Data Mining is an exciting area of research. It is currently being applied in many different domains, including e-commerce, consumer research, manufacturing, healthcare, and education. Data Mining theory is very simple – the theory of big data, in other words, the theory of Machine Learning.
Machine Learning involves using artificial intelligence to classify, manipulate, and learn from large consolidated databases of data.
IBM researchers first developed a data Mining theory called the Learning Team. Later these lessons were brought to public attention with the development of NLP or Neuro-Linguistic Programming. NLP is a very complex area of research, and its applicability to Data Mining is immense.
NLP mainly concerns itself with pattern recognition and extraction and particular language types, including natural languages like English. It has recently become popular as a method for language categorization and language translation.
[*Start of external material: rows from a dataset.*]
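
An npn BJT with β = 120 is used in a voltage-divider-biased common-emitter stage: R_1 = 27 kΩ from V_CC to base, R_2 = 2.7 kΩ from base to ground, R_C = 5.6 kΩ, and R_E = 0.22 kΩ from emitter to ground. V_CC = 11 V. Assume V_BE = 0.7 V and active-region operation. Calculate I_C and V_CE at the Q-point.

Thevenize the base divider: V_Th = V_CC·R_2/(R_1+R_2) = 11×2.7/29.7 = 1 V, R_Th = R_1‖R_2 = 2.45 kΩ.
Base-emitter loop: V_Th = I_B·R_Th + V_BE + (β+1)I_B·R_E, so I_B = (1 − 0.7) / (2.45 + 121×0.22) = 0.0103 mA.
I_C = β·I_B = 120×0.0103 = 1.24 mA, and I_E = (β+1)I_B = 1.25 mA.
V_CE = V_CC − I_C·R_C − I_E·R_E = 11 − 1.24×5.6 − 1.25×0.22 = 3.79 V.
V_CE = 3.79 V > 0.2 V confirms active-region operation.

I_C ≈ 1.2 mA, V_CE ≈ 3.8 V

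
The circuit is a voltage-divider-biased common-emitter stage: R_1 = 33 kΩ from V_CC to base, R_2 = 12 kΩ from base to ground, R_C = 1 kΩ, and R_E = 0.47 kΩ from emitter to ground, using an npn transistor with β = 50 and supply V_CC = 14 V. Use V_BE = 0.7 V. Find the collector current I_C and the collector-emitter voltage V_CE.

Thevenize the base divider: V_Th = V_CC·R_2/(R_1+R_2) = 14×12/45 = 3.73 V, R_Th = R_1‖R_2 = 8.8 kΩ.
Base-emitter loop: V_Th = I_B·R_Th + V_BE + (β+1)I_B·R_E, so I_B = (3.73 − 0.7) / (8.8 + 51×0.47) = 0.0926 mA.
I_C = β·I_B = 50×0.0926 = 4.63 mA, and I_E = (β+1)I_B = 4.72 mA.
V_CE = V_CC − I_C·R_C − I_E·R_E = 14 − 4.63×1 − 4.72×0.47 = 7.15 V.
V_CE = 7.15 V > 0.2 V confirms active-region operation.

I_C ≈ 4.6 mA, V_CE ≈ 7.2 V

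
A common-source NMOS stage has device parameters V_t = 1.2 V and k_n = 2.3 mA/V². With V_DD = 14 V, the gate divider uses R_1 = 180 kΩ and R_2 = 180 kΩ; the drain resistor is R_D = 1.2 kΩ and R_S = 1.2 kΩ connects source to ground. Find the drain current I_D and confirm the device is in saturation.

I_D ≈ 3.4 mA

V_G = V_DD·R_2/(R_1+R_2) = 14×180/360 = 7 V.
Assume saturation: I_D = (k_n/2)(V_GS − V_t)² with V_GS = V_G − I_D·R_S = 7 − 1.2·I_D.
Substituting gives 1.66·I_D² − 17·I_D + 38.7 = 0, with roots I_D = 3.4 or 6.87 mA.
The root I_D = 6.87 mA gives V_GS = -1.24 V ≤ V_t, so take I_D = 3.4 mA.
Then V_GS = 2.92 V and V_DS = V_DD − I_D(R_D+R_S) = 14 − 3.4×2.4 = 5.84 V.
Saturation requires V_DS ≥ V_GS − V_t = 1.72 V; 5.84 ≥ 1.72 ✓.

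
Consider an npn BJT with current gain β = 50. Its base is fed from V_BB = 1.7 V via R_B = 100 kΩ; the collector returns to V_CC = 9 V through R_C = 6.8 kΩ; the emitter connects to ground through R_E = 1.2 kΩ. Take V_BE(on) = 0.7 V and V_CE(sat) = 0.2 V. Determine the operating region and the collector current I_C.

Assume active. Base-emitter loop: I_B = (V_BB − V_BE)/(R_B + (β+1)R_E) = (1.7 − 0.7)/(100 + 51×1.2) = 0.0062 mA.
I_C = β·I_B = 50×0.0062 = 0.31 mA.
V_CE = V_CC − I_C·R_C − I_E·R_E = 9 − 0.31×6.8 − 0.316×1.2 = 6.51 V > V_CE(sat), so the active-region assumption holds.

active; I_C ≈ 0.31 mA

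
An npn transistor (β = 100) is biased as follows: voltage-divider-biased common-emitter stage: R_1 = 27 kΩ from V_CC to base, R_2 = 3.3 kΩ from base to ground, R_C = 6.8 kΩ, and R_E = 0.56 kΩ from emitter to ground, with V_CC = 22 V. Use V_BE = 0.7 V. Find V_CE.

V_CE ≈ 1 V

Thevenize the base divider: V_Th = V_CC·R_2/(R_1+R_2) = 22×3.3/30.3 = 2.4 V, R_Th = R_1‖R_2 = 2.94 kΩ.
Base-emitter loop: V_Th = I_B·R_Th + V_BE + (β+1)I_B·R_E, so I_B = (2.4 − 0.7) / (2.94 + 101×0.56) = 0.0285 mA.
I_C = β·I_B = 100×0.0285 = 2.85 mA, and I_E = (β+1)I_B = 2.88 mA.
V_CE = V_CC − I_C·R_C − I_E·R_E = 22 − 2.85×6.8 − 2.88×0.56 = 1 V.
V_CE = 1 V > 0.2 V confirms active-region operation.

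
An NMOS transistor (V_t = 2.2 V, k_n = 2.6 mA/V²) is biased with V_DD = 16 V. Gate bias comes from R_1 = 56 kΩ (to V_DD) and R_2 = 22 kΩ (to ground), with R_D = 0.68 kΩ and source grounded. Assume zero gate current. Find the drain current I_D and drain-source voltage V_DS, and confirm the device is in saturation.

V_G = V_DD·R_2/(R_1+R_2) = 16×22/78 = 4.51 V. With the source grounded, V_GS = V_G = 4.51 V.
Assume saturation: I_D = (k_n/2)(V_GS − V_t)² = (2.6/2)×(4.51 − 2.2)² = 1.3×2.31² = 6.95 mA.
V_DS = V_DD − I_D·R_D = 16 − 6.95×0.68 = 11.3 V.
Saturation requires V_DS ≥ V_GS − V_t = 2.31 V; 11.3 ≥ 2.31 ✓.

I_D ≈ 7 mA, V_DS ≈ 11 V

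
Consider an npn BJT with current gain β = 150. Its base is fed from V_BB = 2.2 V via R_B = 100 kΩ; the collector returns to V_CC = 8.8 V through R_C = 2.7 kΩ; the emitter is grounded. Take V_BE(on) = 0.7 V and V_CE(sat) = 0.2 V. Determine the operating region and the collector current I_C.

active; I_C ≈ 2.3 mA

Assume active. Base-emitter loop: I_B = (V_BB − V_BE)/R_B = (2.2 − 0.7)/100 = 0.015 mA.
I_C = β·I_B = 150×0.015 = 2.25 mA.
V_CE = V_CC − I_C·R_C = 8.8 − 2.25×2.7 = 2.72 V > V_CE(sat), so the active-region assumption holds.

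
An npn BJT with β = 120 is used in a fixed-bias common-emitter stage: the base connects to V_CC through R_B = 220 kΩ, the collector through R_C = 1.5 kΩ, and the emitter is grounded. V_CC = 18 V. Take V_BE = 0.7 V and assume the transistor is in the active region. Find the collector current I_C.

I_C ≈ 9.4 mA

Base loop: V_CC = I_B·R_B + V_BE, so I_B = (18 − 0.7)/220 kΩ = 0.0786 mA.
In the active region I_C = β·I_B = 120 × 0.0786 = 9.44 mA.
Collector loop: V_CE = V_CC − I_C·R_C = 18 − 9.44×1.5 = 3.85 V.
Since V_CE = 3.85 V > V_CE(sat) ≈ 0.2 V, the transistor is in the active region as assumed.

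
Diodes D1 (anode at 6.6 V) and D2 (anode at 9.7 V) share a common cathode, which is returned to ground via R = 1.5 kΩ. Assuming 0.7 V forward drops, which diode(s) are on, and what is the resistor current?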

Data Mining deals with both supervised and unsupervised learning. In supervised learning, a computer system is trained to gather large consolidated databases of data, and then it is used to classify and extract useful information from these large databases. The unsupervised learning procedure deals with unstructured data mining where the researcher does not use any prior knowledge of the language in question but instead relies on learned patterns.
Data Mining is a great area of research because not only can it be applied to almost every field, it also has an impressive software development history.
Data Mining uses two main types of pre-processing. The first type of pre-processing is known as supervised pre-processing. In supervised pre-processing, a researcher will collect a large data set to classify into different categories.
These categories will then train a deep neural network (DLN) to recognize patterns within the individual data sets. This pre-processing method’s main drawback is that it requires large amounts of hardware, high levels of programming skills, and large amounts of memory to operate.
The second pre-processing method used in Data Mining is called machine learning. Machine learning works by using an optimizing machine that allows a computer to recognize patterns and relationships between large data sets. The researcher can provide this machine, or the hardware manufacturer may develop it. When using Machine Learning, most industries have found great success in finding anomalies and trends within their data sets by applying this method. Machine Learning is a breakthrough in Data Mining as it allows for the extraction of value from large unstructured data sets without the need to learn a language like English.
One of the most promising areas of Data Mining is statistical methods known as Data dredging. The principle behind Data dredging is that if you can find patterns in the random noise that we all measure, you can predict the future trend of the data set by calculating how likely the pattern will occur. Unfortunately, this technique can sometimes work, and sometimes it doesn’t. If you use a good set of standards, then you should have very high confidence in the results you receive from statistical analysis. Some of the better tools are Quickset and Metatrader 4.